Varietas tanaman merupakan faktor penunjang keberhasilan pembangunan sektor pertanian. Dengan banyaknya produksi varietas unggul bermutu di Indonesia, maka produksi pertanian akan semakin meningkat, baik dari segi kualitas dan kuantitas. Sehingga menghasilkan produksi pertanian yang unggul, yang tidak hanya mampu memenuhi kebutuhan konsumsi nasional, tapi juga dapat menjadi peluang ekspor pasar internasional.
Indonesia pernah mencapai swasembada pangan pada tahun 1984 dan menjadi negara produsen beras terbesar ketiga didunia setelah China dan India. Bahkan perkebunan kelapa sawit, karet dan coklat di Indonesia mulai bergerak menguasai pasar dunia. Namun akibat berbagai krisis ekonomi dan multidimensi yang menyerang, maka keterpurukan pertanian di Indonesia mencapai pada taraf yang teramat rendah sehingga negara agraris yang kaya akan sumber daya alam ini harus mengimpor beras dari negara tetangga untuk memenuhi kebutuhan pangan nasional, bahkan pernah menjadi negara pengimpor beras terbesar di dunia dengan mengimpor hampir 50% stok beras dunia. Seiring dengan kebijakan pemerintah yang kembali mencanangkan program swasembada pangan, maka pada tahun 2003 tingkat produksi pertanian di Indonesia mulai menunjukkan angka yang cukup membanggakan dengan produksi beras yang mengalami peningkatan dari 49 juta ton pada tahun 1998 menjadi 52,1 juta ton pada tahun 2003. Peningkatan pertanian, khususnya produksi beras di Indonesia terus mengalami peningkatan pada tahun 2004 hingga tahun 2009 Indonesia mampu mencapai swasembada beras bahkan mendapatkan surplus sebanyak 3 juta ton beras pada tahun 2009 (Badan Pusat Statistik Indonesia, 2009).

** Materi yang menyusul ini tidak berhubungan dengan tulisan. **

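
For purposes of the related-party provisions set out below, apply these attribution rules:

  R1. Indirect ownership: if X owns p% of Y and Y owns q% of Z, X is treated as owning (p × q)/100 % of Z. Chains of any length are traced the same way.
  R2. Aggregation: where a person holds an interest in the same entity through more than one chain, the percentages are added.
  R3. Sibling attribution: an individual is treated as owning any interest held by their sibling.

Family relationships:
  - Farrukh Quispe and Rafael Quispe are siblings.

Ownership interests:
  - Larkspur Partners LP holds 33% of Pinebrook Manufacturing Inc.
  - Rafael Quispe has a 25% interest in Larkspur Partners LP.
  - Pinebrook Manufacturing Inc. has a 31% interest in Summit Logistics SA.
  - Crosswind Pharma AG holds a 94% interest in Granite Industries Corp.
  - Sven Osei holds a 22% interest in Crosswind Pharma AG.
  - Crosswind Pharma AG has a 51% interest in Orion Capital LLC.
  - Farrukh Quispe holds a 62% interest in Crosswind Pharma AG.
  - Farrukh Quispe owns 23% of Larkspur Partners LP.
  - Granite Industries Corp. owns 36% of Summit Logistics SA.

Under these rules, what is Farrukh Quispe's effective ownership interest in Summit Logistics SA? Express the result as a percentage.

25.8912%

By sibling attribution (R3), Farrukh Quispe is treated as also owning Rafael Quispe's interest in Larkspur Partners LP, giving 23% + 25% = 48%.
Chain via Crosswind Pharma AG → Granite Industries Corp. (R1): 62% × 94% × 36% = 20.9808% of Summit Logistics SA.
Chain via Larkspur Partners LP → Pinebrook Manufacturing Inc. (R1): 48% × 33% × 31% = 4.9104% of Summit Logistics SA.
Aggregating (R2): 20.9808% + 4.9104% = 25.8912%.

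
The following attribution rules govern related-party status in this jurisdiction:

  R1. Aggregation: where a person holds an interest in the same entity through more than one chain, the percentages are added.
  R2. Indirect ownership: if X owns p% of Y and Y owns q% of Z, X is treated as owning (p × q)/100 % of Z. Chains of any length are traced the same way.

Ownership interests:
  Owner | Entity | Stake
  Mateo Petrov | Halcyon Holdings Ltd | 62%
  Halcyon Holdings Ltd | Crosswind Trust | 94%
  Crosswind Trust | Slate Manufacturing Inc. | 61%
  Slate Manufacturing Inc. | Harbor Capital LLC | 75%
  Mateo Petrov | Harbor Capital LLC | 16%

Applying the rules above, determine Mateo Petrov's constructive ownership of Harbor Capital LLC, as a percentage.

42.6631%

Chain via Halcyon Holdings Ltd → Crosswind Trust → Slate Manufacturing Inc. (R2): 62% × 94% × 61% × 75% = 26.6631% of Harbor Capital LLC.
Direct interest in Harbor Capital LLC: 16%.
Aggregating (R1): 26.6631% + 16% = 42.6631%.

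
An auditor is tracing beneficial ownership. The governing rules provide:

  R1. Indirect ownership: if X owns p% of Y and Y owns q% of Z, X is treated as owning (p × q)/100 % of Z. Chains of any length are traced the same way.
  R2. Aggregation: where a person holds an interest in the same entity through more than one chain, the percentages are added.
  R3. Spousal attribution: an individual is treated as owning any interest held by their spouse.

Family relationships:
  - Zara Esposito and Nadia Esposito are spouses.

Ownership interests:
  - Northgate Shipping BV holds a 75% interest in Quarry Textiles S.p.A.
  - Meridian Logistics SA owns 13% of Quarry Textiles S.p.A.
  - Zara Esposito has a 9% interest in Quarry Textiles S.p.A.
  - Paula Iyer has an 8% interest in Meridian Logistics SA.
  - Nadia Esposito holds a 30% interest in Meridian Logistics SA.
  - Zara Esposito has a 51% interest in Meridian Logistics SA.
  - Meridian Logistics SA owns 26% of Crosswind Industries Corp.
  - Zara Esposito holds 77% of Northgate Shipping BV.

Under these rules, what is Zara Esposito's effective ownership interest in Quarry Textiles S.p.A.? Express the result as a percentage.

By spousal attribution (R3), Zara Esposito is treated as also owning Nadia Esposito's interest in Meridian Logistics SA, giving 51% + 30% = 81%.
Chain via Northgate Shipping BV (R1): 77% × 75% = 57.75% of Quarry Textiles S.p.A.
Chain via Meridian Logistics SA (R1): 81% × 13% = 10.53% of Quarry Textiles S.p.A.
Direct interest in Quarry Textiles S.p.A: 9%.
Aggregating (R2): 57.75% + 10.53% + 9% = 77.28%.

77.28%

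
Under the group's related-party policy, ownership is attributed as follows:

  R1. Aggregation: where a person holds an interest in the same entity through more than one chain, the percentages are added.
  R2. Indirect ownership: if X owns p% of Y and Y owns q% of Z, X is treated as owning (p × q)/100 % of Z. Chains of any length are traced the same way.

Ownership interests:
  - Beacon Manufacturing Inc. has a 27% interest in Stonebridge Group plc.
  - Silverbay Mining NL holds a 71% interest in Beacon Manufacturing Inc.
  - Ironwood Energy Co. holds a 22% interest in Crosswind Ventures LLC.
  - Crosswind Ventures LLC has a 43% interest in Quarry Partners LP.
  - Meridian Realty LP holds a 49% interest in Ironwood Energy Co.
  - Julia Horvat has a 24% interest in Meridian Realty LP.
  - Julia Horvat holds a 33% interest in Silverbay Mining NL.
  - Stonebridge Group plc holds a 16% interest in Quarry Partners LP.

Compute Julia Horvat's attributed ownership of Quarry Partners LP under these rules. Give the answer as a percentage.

2.124672%

Chain via Silverbay Mining NL → Beacon Manufacturing Inc. → Stonebridge Group plc (R2): 33% × 71% × 27% × 16% = 1.012176% of Quarry Partners LP.
Chain via Meridian Realty LP → Ironwood Energy Co. → Crosswind Ventures LLC (R2): 24% × 49% × 22% × 43% = 1.112496% of Quarry Partners LP.
Aggregating (R1): 1.012176% + 1.112496% = 2.124672%.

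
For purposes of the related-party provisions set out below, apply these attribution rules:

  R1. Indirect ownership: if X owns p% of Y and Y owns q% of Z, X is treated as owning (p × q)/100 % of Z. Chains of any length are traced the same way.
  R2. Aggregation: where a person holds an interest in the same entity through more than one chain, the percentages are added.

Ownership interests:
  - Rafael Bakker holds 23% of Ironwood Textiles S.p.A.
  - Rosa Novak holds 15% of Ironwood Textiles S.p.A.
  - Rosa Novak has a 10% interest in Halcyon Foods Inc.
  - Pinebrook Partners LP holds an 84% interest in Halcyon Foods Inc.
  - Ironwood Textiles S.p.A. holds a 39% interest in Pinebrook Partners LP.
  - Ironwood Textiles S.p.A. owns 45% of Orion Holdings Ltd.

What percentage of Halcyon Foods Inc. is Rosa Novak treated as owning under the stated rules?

14.914%

Chain via Ironwood Textiles S.p.A. → Pinebrook Partners LP (R1): 15% × 39% × 84% = 4.914% of Halcyon Foods Inc.
Direct interest in Halcyon Foods Inc: 10%.
Aggregating (R2): 4.914% + 10% = 14.914%.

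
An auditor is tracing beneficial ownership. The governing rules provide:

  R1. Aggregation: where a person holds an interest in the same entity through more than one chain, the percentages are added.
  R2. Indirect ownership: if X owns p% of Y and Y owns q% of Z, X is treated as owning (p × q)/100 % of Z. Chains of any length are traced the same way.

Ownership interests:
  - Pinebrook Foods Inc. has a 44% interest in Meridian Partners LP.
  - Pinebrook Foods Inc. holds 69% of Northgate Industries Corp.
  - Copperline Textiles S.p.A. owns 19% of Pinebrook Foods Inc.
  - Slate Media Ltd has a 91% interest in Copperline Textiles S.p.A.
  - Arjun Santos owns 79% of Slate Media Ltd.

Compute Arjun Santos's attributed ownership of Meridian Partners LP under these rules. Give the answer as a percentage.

6.010004%

Chain via Slate Media Ltd → Copperline Textiles S.p.A. → Pinebrook Foods Inc. (R2): 79% × 91% × 19% × 44% = 6.010004% of Meridian Partners LP.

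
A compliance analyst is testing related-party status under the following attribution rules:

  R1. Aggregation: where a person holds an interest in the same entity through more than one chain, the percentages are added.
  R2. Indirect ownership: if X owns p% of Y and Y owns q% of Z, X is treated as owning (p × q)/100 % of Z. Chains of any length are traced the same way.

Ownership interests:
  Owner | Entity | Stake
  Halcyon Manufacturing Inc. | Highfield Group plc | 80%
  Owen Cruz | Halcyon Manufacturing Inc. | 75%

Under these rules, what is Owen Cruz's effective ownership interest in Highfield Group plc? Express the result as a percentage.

60%

Chain via Halcyon Manufacturing Inc. (R2): 75% × 80% = 60% of Highfield Group plc.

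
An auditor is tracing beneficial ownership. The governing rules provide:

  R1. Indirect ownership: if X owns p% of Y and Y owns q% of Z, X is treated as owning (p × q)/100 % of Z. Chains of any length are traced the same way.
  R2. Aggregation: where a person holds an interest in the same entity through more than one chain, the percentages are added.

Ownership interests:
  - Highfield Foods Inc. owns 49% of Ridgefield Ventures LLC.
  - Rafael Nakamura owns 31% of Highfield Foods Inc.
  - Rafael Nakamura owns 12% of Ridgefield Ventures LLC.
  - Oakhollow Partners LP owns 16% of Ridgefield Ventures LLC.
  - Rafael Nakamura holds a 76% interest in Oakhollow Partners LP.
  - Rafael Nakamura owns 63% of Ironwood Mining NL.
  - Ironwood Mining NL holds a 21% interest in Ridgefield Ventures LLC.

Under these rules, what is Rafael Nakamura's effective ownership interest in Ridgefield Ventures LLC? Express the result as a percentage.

Chain via Ironwood Mining NL (R1): 63% × 21% = 13.23% of Ridgefield Ventures LLC.
Chain via Oakhollow Partners LP (R1): 76% × 16% = 12.16% of Ridgefield Ventures LLC.
Chain via Highfield Foods Inc. (R1): 31% × 49% = 15.19% of Ridgefield Ventures LLC.
Direct interest in Ridgefield Ventures LLC: 12%.
Aggregating (R2): 13.23% + 12.16% + 15.19% + 12% = 52.58%.

52.58%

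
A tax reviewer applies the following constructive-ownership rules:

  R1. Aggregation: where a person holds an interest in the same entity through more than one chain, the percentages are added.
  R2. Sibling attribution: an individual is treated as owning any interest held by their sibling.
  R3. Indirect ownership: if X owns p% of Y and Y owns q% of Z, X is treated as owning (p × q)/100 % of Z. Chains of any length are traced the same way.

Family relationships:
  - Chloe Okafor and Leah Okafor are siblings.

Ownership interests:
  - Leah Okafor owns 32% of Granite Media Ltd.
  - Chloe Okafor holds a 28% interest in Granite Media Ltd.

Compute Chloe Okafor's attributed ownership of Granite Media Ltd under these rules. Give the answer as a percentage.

60%

By sibling attribution (R2), Chloe Okafor is treated as also owning Leah Okafor's interest in Granite Media Ltd, giving 28% + 32% = 60%.
Direct interest in Granite Media Ltd: 60%.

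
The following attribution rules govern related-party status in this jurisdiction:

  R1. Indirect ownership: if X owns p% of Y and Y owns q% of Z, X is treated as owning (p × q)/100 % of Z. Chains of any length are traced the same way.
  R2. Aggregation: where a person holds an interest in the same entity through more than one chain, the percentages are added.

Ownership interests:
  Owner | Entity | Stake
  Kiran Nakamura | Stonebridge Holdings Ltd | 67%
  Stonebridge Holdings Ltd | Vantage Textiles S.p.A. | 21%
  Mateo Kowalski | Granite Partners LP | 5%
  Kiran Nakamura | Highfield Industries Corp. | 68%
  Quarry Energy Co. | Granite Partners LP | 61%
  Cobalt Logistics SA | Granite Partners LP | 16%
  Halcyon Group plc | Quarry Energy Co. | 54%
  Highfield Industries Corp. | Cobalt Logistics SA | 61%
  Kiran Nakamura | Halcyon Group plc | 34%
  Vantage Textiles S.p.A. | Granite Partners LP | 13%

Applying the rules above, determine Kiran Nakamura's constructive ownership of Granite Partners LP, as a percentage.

19.6655%

Chain via Stonebridge Holdings Ltd → Vantage Textiles S.p.A. (R1): 67% × 21% × 13% = 1.8291% of Granite Partners LP.
Chain via Halcyon Group plc → Quarry Energy Co. (R1): 34% × 54% × 61% = 11.1996% of Granite Partners LP.
Chain via Highfield Industries Corp. → Cobalt Logistics SA (R1): 68% × 61% × 16% = 6.6368% of Granite Partners LP.
Aggregating (R2): 1.8291% + 11.1996% + 6.6368% = 19.6655%.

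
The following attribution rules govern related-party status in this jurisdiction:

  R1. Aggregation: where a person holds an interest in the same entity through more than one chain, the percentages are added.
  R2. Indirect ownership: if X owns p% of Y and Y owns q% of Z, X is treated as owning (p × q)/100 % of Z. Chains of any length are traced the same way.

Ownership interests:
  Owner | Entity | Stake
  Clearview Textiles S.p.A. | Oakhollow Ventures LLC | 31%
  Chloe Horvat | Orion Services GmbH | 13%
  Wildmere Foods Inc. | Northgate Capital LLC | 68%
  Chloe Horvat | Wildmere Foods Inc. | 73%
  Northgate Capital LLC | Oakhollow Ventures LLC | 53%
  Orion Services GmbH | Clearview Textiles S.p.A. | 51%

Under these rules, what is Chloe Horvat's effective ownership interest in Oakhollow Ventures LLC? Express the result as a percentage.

28.3645%

Chain via Orion Services GmbH → Clearview Textiles S.p.A. (R2): 13% × 51% × 31% = 2.0553% of Oakhollow Ventures LLC.
Chain via Wildmere Foods Inc. → Northgate Capital LLC (R2): 73% × 68% × 53% = 26.3092% of Oakhollow Ventures LLC.
Aggregating (R1): 2.0553% + 26.3092% = 28.3645%.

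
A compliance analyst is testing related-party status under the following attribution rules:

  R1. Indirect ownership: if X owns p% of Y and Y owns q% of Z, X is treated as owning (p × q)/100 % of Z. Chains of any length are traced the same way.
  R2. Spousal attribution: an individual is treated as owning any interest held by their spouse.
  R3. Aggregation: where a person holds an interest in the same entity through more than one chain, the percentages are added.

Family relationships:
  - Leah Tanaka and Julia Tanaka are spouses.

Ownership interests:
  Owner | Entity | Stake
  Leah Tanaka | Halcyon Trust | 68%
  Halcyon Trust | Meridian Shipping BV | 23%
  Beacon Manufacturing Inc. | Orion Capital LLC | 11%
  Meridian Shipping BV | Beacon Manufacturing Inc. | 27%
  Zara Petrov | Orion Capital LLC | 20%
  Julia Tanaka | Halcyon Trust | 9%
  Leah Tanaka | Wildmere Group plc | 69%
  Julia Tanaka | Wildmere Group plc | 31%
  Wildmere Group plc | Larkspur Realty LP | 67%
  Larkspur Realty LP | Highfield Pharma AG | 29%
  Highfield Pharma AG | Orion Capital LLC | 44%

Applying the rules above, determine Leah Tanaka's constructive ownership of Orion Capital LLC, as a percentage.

By spousal attribution (R2), Leah Tanaka is treated as also owning Julia Tanaka's interest in Halcyon Trust, giving 68% + 9% = 77%.
By spousal attribution (R2), Leah Tanaka is treated as also owning Julia Tanaka's interest in Wildmere Group plc, giving 69% + 31% = 100%.
Chain via Halcyon Trust → Meridian Shipping BV → Beacon Manufacturing Inc. (R1): 77% × 23% × 27% × 11% = 0.525987% of Orion Capital LLC.
Chain via Wildmere Group plc → Larkspur Realty LP → Highfield Pharma AG (R1): 100% × 67% × 29% × 44% = 8.5492% of Orion Capital LLC.
Aggregating (R3): 0.525987% + 8.5492% = 9.075187%.

9.075187%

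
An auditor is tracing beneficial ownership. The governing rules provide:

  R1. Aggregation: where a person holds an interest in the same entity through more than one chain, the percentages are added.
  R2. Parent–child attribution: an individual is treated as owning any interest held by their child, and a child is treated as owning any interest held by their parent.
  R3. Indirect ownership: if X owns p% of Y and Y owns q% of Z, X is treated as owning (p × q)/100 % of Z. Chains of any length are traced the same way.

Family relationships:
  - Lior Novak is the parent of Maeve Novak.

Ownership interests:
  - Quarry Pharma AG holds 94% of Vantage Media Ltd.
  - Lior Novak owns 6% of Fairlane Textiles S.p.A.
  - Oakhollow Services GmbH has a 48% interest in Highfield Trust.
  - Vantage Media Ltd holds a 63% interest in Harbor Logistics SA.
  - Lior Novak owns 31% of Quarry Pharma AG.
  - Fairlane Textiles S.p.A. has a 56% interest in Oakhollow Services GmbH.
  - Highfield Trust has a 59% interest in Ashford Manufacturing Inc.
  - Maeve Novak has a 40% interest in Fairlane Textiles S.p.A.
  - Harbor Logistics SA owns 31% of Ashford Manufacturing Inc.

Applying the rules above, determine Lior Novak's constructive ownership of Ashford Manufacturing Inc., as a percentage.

12.986274%

By parent–child attribution (R2), Lior Novak is treated as also owning Maeve Novak's interest in Fairlane Textiles S.p.A, giving 6% + 40% = 46%.
Chain via Fairlane Textiles S.p.A. → Oakhollow Services GmbH → Highfield Trust (R3): 46% × 56% × 48% × 59% = 7.295232% of Ashford Manufacturing Inc.
Chain via Quarry Pharma AG → Vantage Media Ltd → Harbor Logistics SA (R3): 31% × 94% × 63% × 31% = 5.691042% of Ashford Manufacturing Inc.
Aggregating (R1): 7.295232% + 5.691042% = 12.986274%.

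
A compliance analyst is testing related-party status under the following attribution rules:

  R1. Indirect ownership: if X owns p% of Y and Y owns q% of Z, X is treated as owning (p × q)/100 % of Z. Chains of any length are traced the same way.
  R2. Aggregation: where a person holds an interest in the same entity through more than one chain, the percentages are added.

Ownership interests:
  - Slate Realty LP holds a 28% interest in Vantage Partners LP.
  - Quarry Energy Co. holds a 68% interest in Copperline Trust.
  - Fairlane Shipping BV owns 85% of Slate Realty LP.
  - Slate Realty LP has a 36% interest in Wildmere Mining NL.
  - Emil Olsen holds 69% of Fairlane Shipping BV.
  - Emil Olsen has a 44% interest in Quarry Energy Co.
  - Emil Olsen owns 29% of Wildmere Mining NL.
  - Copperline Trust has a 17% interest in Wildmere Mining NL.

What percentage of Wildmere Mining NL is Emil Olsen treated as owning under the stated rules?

Chain via Fairlane Shipping BV → Slate Realty LP (R1): 69% × 85% × 36% = 21.114% of Wildmere Mining NL.
Chain via Quarry Energy Co. → Copperline Trust (R1): 44% × 68% × 17% = 5.0864% of Wildmere Mining NL.
Direct interest in Wildmere Mining NL: 29%.
Aggregating (R2): 21.114% + 5.0864% + 29% = 55.2004%.

55.2004%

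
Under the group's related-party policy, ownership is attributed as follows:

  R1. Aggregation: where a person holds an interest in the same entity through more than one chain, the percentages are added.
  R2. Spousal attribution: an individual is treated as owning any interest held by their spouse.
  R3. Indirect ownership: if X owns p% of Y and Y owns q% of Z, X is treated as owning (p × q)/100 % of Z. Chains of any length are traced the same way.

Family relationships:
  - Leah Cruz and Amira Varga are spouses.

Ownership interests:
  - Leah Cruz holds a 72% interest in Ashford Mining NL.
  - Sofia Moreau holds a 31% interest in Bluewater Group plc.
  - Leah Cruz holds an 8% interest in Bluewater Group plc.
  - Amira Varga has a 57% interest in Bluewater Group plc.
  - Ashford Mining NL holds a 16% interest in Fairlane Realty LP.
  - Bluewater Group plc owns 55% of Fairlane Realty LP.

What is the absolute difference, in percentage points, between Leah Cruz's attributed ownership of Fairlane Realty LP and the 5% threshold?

42.27

By spousal attribution (R2), Leah Cruz is treated as also owning Amira Varga's interest in Bluewater Group plc, giving 8% + 57% = 65%.
Chain via Bluewater Group plc (R3): 65% × 55% = 35.75% of Fairlane Realty LP.
Chain via Ashford Mining NL (R3): 72% × 16% = 11.52% of Fairlane Realty LP.
Aggregating (R1): 35.75% + 11.52% = 47.27%.
47.27% exceeds the 5% threshold by 42.27 percentage points.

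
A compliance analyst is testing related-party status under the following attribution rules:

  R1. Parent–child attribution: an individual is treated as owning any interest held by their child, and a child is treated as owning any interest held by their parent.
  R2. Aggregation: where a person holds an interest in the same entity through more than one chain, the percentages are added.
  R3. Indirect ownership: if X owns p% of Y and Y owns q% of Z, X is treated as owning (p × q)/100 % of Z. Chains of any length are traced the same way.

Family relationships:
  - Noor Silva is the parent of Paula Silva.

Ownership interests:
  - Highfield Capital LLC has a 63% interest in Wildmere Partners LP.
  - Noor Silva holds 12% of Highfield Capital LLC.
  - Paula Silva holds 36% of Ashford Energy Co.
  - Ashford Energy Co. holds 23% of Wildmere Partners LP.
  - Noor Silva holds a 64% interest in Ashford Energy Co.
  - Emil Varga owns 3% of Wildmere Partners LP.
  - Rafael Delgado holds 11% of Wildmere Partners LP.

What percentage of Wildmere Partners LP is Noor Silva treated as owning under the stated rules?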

Pencapaian tersebut tidak terlepas dari adanya varietas unggul bermutu yang menjadi bibit pertanian di Indonesia. Faktanya, seorang pemulia tanaman, Aan Andang Daradjat dari Balai
Besar Penelitian Tanaman Padi Jawa Barat, bersama timnya telah menghasilkan sejumlah varietas padi, 28 varietas diantaranya telah memperoleh sertifikat dari Kantor Pusat Perlindungan Varietas Tanaman. Salah satu varietas terbaiknya adalah Ciherang, yang terkenal dan luas ditanam petani, sehingga mampu menggeser varietas IR64 yang telah mendominasi pertanaman padi di Indonesia selama 22 tahun. Pengggunaan varietas unggul Ciherang dan varietas-varietas lain yang setipe menjadikan Indonesia mampu berswasembada beras di tahun 2008 (Deptan, Lima Pemulia Tanaman Badan Litbang Pertanian Memperoleh Anugerah KILB 2009, http://www.litbang.deptan.go.id/berita/one/ 760/ , tanggal akses 18 Januari 2010).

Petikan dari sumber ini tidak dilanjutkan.